Could you please verify my attempt is correct or contains mistakes? Thank you so much!
Let $I=[a,b] \subseteq \mathbb R$ and $F$ a Banach space. Then $f:I \to F$ is jump continuous if and only if there is a sequence of staircase functions converging uniformly to $f$.
My attempt:
$\Rightarrow$ Suppose $f:I \to F$ is a jump continuous function.

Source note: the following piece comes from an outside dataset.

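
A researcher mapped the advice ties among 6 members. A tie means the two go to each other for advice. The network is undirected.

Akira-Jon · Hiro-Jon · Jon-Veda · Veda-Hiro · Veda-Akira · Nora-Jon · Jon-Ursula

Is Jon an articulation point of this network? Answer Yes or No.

Removing Jon leaves {Akira, Hiro, and Veda} with no path to {Nora}, so the network splits into 3 components. Jon is a cut vertex.

Yes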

Then for all $x \in I$, there are numbers $L(x)$ and $R(x)$ such that $$\| f(s)- f(t) \| < 1/n \quad \text{for} \quad s,t \in (L(x),x) \cap I \quad \text{or} \quad s,t \in (x,R(x)) \cap I$$
Because $\{(L(x),R(x)) \mid x \in I\}$ is an open cover of the compact interval $I$, there are $x_1, \ldots, x_n$ such that $\bigcup_{i=1}^n (L(x_i),R(x_i))$ covers $I$. Let $\mathfrak{Z} = (\xi_1,\ldots,\xi_m)$ be a partition of $I$ generated by $$\{a,b\} \cup \bigcup \{L(x_i),x_i, R(x_i) \mid i=\overline{1,n}\}$$
Define $f_n: I \to F$ by $$f_n(x) = \begin{cases} f(x) & \text{if} \quad x \in \{\xi_i \mid i = \overline{1,m}\} \\ f((\xi_i + \xi_{i+1})/2) & \text{if} \quad x \in (\xi_{i-1} , \xi_{i}) \, \, , \quad i = \overline{2,m} \end{cases}$$ Then $f_n$ is a staircase function, and by construction $$\forall x \in I:\|f_n(x) - f(x)\| < 1/n$$ Therefore, $\| f_n -f \|_\infty \le 1/n$.
$\Leftarrow$ Suppose the sequence $(f_n)$ of staircase functions converges uniformly to $f$. For $\varepsilon>0$, there is $n \in \mathbb N$ such that $\|f_n (x) - f(x)\| < \varepsilon/2$ for all $x \in I$. Moreover, for every $x \in (a,b]$, there is $\alpha \in [a,x)$ such that $f_n$ is constant on $(\alpha,x)$. Consequently, $$\|f(s)-f(t)\| \leq\left\|f(s)-f_{n}(s)\right\|+\left\|f_{n}(s)-f_{n}(t)\right\|+\left\|f_{n}(t)-f(t)\right\| < \varepsilon$$ for all $s,t \in (\alpha,x)$.
Suppose now $(s_{i})$ is a sequence in $I$ that converges from the left to $x$. It follows from the above inequality that $(f(s_i))$ is a Cauchy sequence in the Banach space $F$. Thus $f(s_i) \to y$ as $s_i \to x$. Suppose there is another sequence $(t_{j})$ in $I$ that converges from the left to $x$. By the same argument, we get $f(t_j) \to y'$ as $t_j \to x$.
There is $N \in \mathbb N$ such that $s_i,t_j \in (\alpha,x)$ for all $i,j \ge N$. Hence $\|f(s_i)-f(t_j)\|< \varepsilon$ for all $i,j \ge N$. Take the limit $i \to \infty$, we get $\|y-f(t_j)\|< \varepsilon$ for all $j \ge N$. Because we can make $\varepsilon$ arbitrarily small, $f(t_j) \to y$. Hence $y=y'$ and thus $\lim_{s \to x^-} f(s)$ exists.
By swapping left and right, we show that for $x \in[a, b)$ the limit $\lim_{s \to x^+} f(s)$ exists as well. Consequently, $f$ is jump continuous.